Unter jedem Dach ein Ach – das kann ich gut sehen in meiner Praxis. Das Ach hat viele Formen. Es kommt in Gestalt von Krankheit und Tod, Angst und Sorgen vielfältiger Art, Arbeitsplatzprobleme, drohende Geschäftsaufgaben durch die Pandemie, vereinsamte Menschen, Sorge vor einer Erkrankung, Kinder ohne Freunde und Jugendliche mit Orientierungsproblemen. Dazu Überarbeitung von jenen, die seit vielen Monaten versuchen, so manches am Laufen zu halten. Zukunftsängste, Existenzängste.

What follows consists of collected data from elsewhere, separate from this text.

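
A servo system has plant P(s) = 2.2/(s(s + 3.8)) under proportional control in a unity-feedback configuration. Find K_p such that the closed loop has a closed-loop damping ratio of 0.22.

K_p = 33.9

Closed-loop characteristic equation: s² + 3.8s + K_p·2.2 = 0.
So ω_n = √(2.2K_p) and 2ζω_n = 3.8, giving ζ = 3.8/(2√(2.2K_p)).
Setting ζ = 0.22: √(2.2K_p) = 3.8/(2·0.22) = 8.636, so K_p = 74.59/2.2 = 33.9.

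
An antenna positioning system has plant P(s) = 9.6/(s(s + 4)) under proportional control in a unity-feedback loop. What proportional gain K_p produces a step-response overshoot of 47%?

K_p = 7.63

From %OS = 100·exp(−πζ/√(1−ζ²)) = 47%, ζ = −ln(0.47)/√(π²+ln²(0.47)) = 0.2337.
Characteristic equation s² + 4s + 9.6K_p = 0 gives ζ = 4/(2√(9.6K_p)).
Setting ζ = 0.2337: √(9.6K_p) = 4/(2·0.2337) = 8.559, so K_p = 73.25/9.6 = 7.63.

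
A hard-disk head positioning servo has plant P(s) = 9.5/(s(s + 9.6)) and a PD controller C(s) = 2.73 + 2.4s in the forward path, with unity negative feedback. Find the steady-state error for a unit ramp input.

0.37

The loop has one pole at the origin (type 1). Velocity error constant K_v = lim_{s→0} s·C(s)P(s) = 2.73·9.5/9.6 = 2.702.
Steady-state error to a unit ramp: e_ss = 1/K_v = 0.37.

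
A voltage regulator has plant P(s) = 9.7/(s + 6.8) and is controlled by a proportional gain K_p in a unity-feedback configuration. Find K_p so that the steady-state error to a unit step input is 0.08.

K_p = 8.06

The loop is type 0, so e_ss(step) = 1/(1 + K_pos) with K_pos = K_p·P(0).
P(0) = 1.426. Require 1/(1 + K_p·1.426) = 0.08, so 1 + 1.426·K_p = 12.5.
K_p = (12.5 − 1)/1.426 = 8.06.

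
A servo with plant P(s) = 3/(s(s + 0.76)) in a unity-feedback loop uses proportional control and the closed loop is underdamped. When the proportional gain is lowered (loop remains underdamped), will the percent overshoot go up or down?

ζ = 0.76/(2√(3K_p)) rises as K_p falls; higher damping means less overshoot.

decrease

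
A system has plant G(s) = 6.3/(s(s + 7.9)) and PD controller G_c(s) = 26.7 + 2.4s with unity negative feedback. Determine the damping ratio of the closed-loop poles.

Forward path: (26.7 + 2.4s)·6.3/(s(s+7.9)). The closed-loop characteristic equation is s² + (7.9 + 6.3·2.4)s + 6.3·26.7 = 0.
That is s² + 23.02s + 168.2 = 0, so ω_n = 12.97 rad/s and ζ = 23.02/(2·12.97) = 0.8875.

ζ = 0.887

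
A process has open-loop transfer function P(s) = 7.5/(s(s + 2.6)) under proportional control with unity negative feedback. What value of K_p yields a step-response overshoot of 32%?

From %OS = 100·exp(−πζ/√(1−ζ²)) = 32%, ζ = −ln(0.32)/√(π²+ln²(0.32)) = 0.341.
Characteristic equation s² + 2.6s + 7.5K_p = 0 gives ζ = 2.6/(2√(7.5K_p)).
Setting ζ = 0.341: √(7.5K_p) = 2.6/(2·0.341) = 3.813, so K_p = 14.54/7.5 = 1.94.

K_p = 1.94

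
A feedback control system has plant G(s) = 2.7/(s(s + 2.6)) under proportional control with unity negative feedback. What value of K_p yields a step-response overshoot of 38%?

K_p = 7.22

From %OS = 100·exp(−πζ/√(1−ζ²)) = 38%, ζ = −ln(0.38)/√(π²+ln²(0.38)) = 0.2943.
Characteristic equation s² + 2.6s + 2.7K_p = 0 gives ζ = 2.6/(2√(2.7K_p)).
Setting ζ = 0.2943: √(2.7K_p) = 2.6/(2·0.2943) = 4.417, so K_p = 19.51/2.7 = 7.22.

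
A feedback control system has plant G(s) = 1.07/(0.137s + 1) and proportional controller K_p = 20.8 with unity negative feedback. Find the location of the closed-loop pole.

Closed loop: T(s) = K_p·G/(1+K_p·G) = 22.26/(0.137s + 1 + 22.26), with pole at s = −(1 + 22.26)/0.137 = −169.8.

s = -169.8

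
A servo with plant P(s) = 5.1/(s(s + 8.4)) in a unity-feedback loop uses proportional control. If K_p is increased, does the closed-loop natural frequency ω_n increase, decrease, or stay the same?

increase

ω_n = √(5.1·K_p), which grows with K_p.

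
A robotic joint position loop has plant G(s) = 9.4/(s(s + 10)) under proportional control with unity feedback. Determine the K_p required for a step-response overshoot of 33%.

From %OS = 100·exp(−πζ/√(1−ζ²)) = 33%, ζ = −ln(0.33)/√(π²+ln²(0.33)) = 0.3328.
Characteristic equation s² + 10s + 9.4K_p = 0 gives ζ = 10/(2√(9.4K_p)).
Setting ζ = 0.3328: √(9.4K_p) = 10/(2·0.3328) = 15.02, so K_p = 225.7/9.4 = 24.

K_p = 24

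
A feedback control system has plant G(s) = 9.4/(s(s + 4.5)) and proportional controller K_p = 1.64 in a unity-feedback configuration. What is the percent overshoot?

Closed-loop characteristic equation: s² + 4.5s + 15.42 = 0, so ω_n = 3.926 rad/s and ζ = 4.5/(2·3.926) = 0.5731.
%OS = 100·exp(−πζ/√(1−ζ²)) = 100·exp(−π·0.5731/√0.6716) = 11.1%.

11.1%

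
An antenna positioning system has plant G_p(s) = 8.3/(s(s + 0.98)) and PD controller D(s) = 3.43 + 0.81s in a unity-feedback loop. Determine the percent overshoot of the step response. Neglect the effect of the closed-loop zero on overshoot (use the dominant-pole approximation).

3.77%

Forward path: (3.43 + 0.81s)·8.3/(s(s+0.98)). The closed-loop characteristic equation is s² + (0.98 + 8.3·0.81)s + 8.3·3.43 = 0.
That is s² + 7.703s + 28.47 = 0, so ω_n = 5.336 rad/s and ζ = 7.703/(2·5.336) = 0.7218.
%OS = 100·exp(−πζ/√(1−ζ²)) = 3.77%.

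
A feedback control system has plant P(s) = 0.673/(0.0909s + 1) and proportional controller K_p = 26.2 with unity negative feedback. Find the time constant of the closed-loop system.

τ = 0.00488 s

Closed loop: T(s) = K_p·P/(1+K_p·P) = 17.63/(0.0909s + 1 + 17.63), with pole at s = −(1 + 17.63)/0.0909 = −205.
Closed-loop time constant τ = 1/205 = 0.00488 s.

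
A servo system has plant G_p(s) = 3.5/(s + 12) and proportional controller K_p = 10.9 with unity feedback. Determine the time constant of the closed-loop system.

τ = 0.0199 s

Closed-loop transfer function: T(s) = K_p·G_p(s)/(1 + K_p·G_p(s)) = 38.15/(s + 12 + 38.15) = 38.15/(s + 50.15).
Time constant τ = 1/50.15 = 0.0199 s.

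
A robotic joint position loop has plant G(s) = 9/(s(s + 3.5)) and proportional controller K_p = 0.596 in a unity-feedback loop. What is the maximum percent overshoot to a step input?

From 1 + K_pG(s) = 0: s² + 3.5s + 5.364 = 0 ⇒ ω_n = 2.316, ζ = 0.7556.
%OS = 100·exp(−πζ/√(1−ζ²)) = 100·exp(−π·0.7556/√0.4291) = 2.67%.

2.67%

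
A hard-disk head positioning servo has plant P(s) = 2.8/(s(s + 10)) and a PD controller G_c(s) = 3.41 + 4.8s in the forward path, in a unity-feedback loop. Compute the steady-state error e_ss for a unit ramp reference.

The loop has one pole at the origin (type 1). Velocity error constant K_v = lim_{s→0} s·G_c(s)P(s) = 3.41·2.8/10 = 0.9548.
Steady-state error to a unit ramp: e_ss = 1/K_v = 1.05.

1.05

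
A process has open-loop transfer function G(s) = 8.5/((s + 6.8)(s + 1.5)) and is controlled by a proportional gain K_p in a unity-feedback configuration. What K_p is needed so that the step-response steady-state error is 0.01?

K_p = 119

The loop is type 0, so e_ss(step) = 1/(1 + K_pos) with K_pos = K_p·G(0).
G(0) = 0.8333. Require 1/(1 + K_p·0.8333) = 0.01, so 1 + 0.8333·K_p = 100.
K_p = (100 − 1)/0.8333 = 119.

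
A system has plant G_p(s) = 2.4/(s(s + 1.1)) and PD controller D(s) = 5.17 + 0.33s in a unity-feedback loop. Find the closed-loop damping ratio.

Forward path: (5.17 + 0.33s)·2.4/(s(s+1.1)). The closed-loop characteristic equation is s² + (1.1 + 2.4·0.33)s + 2.4·5.17 = 0.
That is s² + 1.892s + 12.41 = 0, so ω_n = 3.522 rad/s and ζ = 1.892/(2·3.522) = 0.2686.

ζ = 0.269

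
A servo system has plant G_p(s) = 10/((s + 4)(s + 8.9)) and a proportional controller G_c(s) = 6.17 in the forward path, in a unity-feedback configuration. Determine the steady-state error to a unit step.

The loop is type 0. Static position error constant K_pos = G_c(0)·G_p(0) = 6.17·0.2809 = 1.733.
Steady-state error to a unit step: e_ss = 1/(1+K_pos) = 1/2.733 = 0.366.

0.366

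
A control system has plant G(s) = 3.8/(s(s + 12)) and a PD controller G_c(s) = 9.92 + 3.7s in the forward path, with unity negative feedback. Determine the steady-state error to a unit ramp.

The loop has one pole at the origin (type 1). Velocity error constant K_v = lim_{s→0} s·G_c(s)G(s) = 9.92·3.8/12 = 3.141.
Steady-state error to a unit ramp: e_ss = 1/K_v = 0.318.

0.318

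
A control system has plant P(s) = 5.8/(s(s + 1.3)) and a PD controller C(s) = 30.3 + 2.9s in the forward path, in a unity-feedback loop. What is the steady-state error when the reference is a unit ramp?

0.0074

The loop has one pole at the origin (type 1). Velocity error constant K_v = lim_{s→0} s·C(s)P(s) = 30.3·5.8/1.3 = 135.2.
Steady-state error to a unit ramp: e_ss = 1/K_v = 0.0074.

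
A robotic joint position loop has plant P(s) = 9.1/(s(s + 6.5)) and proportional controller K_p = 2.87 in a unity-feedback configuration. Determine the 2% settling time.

T_s ≈ 1.23 s

From 1 + K_pP(s) = 0: s² + 6.5s + 26.12 = 0 ⇒ ω_n = 5.11, ζ = 0.6359.
2% settling time T_s ≈ 4/(ζω_n) = 4/3.25 = 1.23 s.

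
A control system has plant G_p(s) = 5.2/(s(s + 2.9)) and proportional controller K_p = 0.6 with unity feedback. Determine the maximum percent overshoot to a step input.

Closed-loop characteristic equation: s² + 2.9s + 3.12 = 0, so ω_n = 1.766 rad/s and ζ = 2.9/(2·1.766) = 0.8209.
%OS = 100·exp(−πζ/√(1−ζ²)) = 100·exp(−π·0.8209/√0.3261) = 1.09%.

1.09%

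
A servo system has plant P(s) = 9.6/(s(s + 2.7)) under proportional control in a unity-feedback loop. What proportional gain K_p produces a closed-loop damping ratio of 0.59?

Closed-loop characteristic equation: s² + 2.7s + K_p·9.6 = 0.
So ω_n = √(9.6K_p) and 2ζω_n = 2.7, giving ζ = 2.7/(2√(9.6K_p)).
Setting ζ = 0.59: √(9.6K_p) = 2.7/(2·0.59) = 2.288, so K_p = 5.236/9.6 = 0.545.

K_p = 0.545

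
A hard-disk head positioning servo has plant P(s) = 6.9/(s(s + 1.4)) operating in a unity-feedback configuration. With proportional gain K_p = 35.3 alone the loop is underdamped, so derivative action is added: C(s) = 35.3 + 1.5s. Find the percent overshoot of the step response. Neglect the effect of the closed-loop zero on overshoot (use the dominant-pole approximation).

27.9%

Forward path: (35.3 + 1.5s)·6.9/(s(s+1.4)). The closed-loop characteristic equation is s² + (1.4 + 6.9·1.5)s + 6.9·35.3 = 0.
That is s² + 11.75s + 243.6 = 0, so ω_n = 15.61 rad/s and ζ = 11.75/(2·15.61) = 0.3764.
%OS = 100·exp(−πζ/√(1−ζ²)) = 27.9%.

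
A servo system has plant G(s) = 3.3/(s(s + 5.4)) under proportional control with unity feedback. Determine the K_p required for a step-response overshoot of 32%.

K_p = 19

From %OS = 100·exp(−πζ/√(1−ζ²)) = 32%, ζ = −ln(0.32)/√(π²+ln²(0.32)) = 0.341.
Characteristic equation s² + 5.4s + 3.3K_p = 0 gives ζ = 5.4/(2√(3.3K_p)).
Setting ζ = 0.341: √(3.3K_p) = 5.4/(2·0.341) = 7.919, so K_p = 62.71/3.3 = 19.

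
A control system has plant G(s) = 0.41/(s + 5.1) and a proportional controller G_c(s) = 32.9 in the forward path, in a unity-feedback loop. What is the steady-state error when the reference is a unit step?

The loop is type 0. Static position error constant K_pos = G_c(0)·G(0) = 32.9·0.08039 = 2.645.
Steady-state error to a unit step: e_ss = 1/(1+K_pos) = 1/3.645 = 0.274.

0.274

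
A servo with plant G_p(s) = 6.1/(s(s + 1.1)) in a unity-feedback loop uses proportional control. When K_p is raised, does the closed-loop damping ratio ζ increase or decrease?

ζ = 1.1/(2√(6.1K_p)); increasing K_p raises the denominator, so ζ falls.

decrease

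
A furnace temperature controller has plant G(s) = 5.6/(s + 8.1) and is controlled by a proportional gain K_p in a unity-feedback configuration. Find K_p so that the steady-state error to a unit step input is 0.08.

Steady-state error for a unit step on this type-0 loop is 1/(1 + K_p·G(0)).
G(0) = 0.6914. Require 1/(1 + K_p·0.6914) = 0.08, so 1 + 0.6914·K_p = 12.5.
K_p = (12.5 − 1)/0.6914 = 16.6.

K_p = 16.6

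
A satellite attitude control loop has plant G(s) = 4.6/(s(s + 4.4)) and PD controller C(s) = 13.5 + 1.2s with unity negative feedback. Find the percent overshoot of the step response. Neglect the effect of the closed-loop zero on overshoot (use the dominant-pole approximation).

7.85%

Forward path: (13.5 + 1.2s)·4.6/(s(s+4.4)). The closed-loop characteristic equation is s² + (4.4 + 4.6·1.2)s + 4.6·13.5 = 0.
That is s² + 9.92s + 62.1 = 0, so ω_n = 7.88 rad/s and ζ = 9.92/(2·7.88) = 0.6294.
%OS = 100·exp(−πζ/√(1−ζ²)) = 7.85%.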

Es geht nicht darum, etwas schön zu reden. Wenn Dinge schlimm sind, soll man sie so benennen. Es geht nicht darum, sich die Welt rosarot anzumalen, wenn sie grau ist. Machen wir uns dennoch bewusst, dass wir diese Welt eben nie so sehen, wie sie vielleicht ist, weil wir alles durch unsere ureigene Brille sehen. Wenn wir gut aufgestellt sind, übersehen wir negative Sachen eher, sind wir schlecht drauf, fallen gute Dinge durch die Maschen der selektiven Wahrnehmung. Unser energiesparfreudiges Gehirn vereinfacht gern, benutzt ausgelatschte Wege und gehört zur Fraktion „des hammer immer scho so gmacht“.
Wenn wir unsere Sichtweise von total schwarz und negativ auf wenigstens annähernd neutral bringen wollen, dürfen wir den Scheinwerfer unseres Wahrnehmungsfokus‘ neu justieren. Das Problem: dieser Scheinwerfer ist schwer und sperrig. Es braucht Aufwand, ihn neu einzustellen. Das ist, als wenn ich in einem Urwald stehe, ein kleines Messer habe und mich 20 Kilometer durch eine feuchtheiße, total zugewucherte Hölle schneiden soll, um auf andere Menschen/Rettung/was immer zu stoßen. Da ist schon ein Meter lebensgefährlich und anstrengend.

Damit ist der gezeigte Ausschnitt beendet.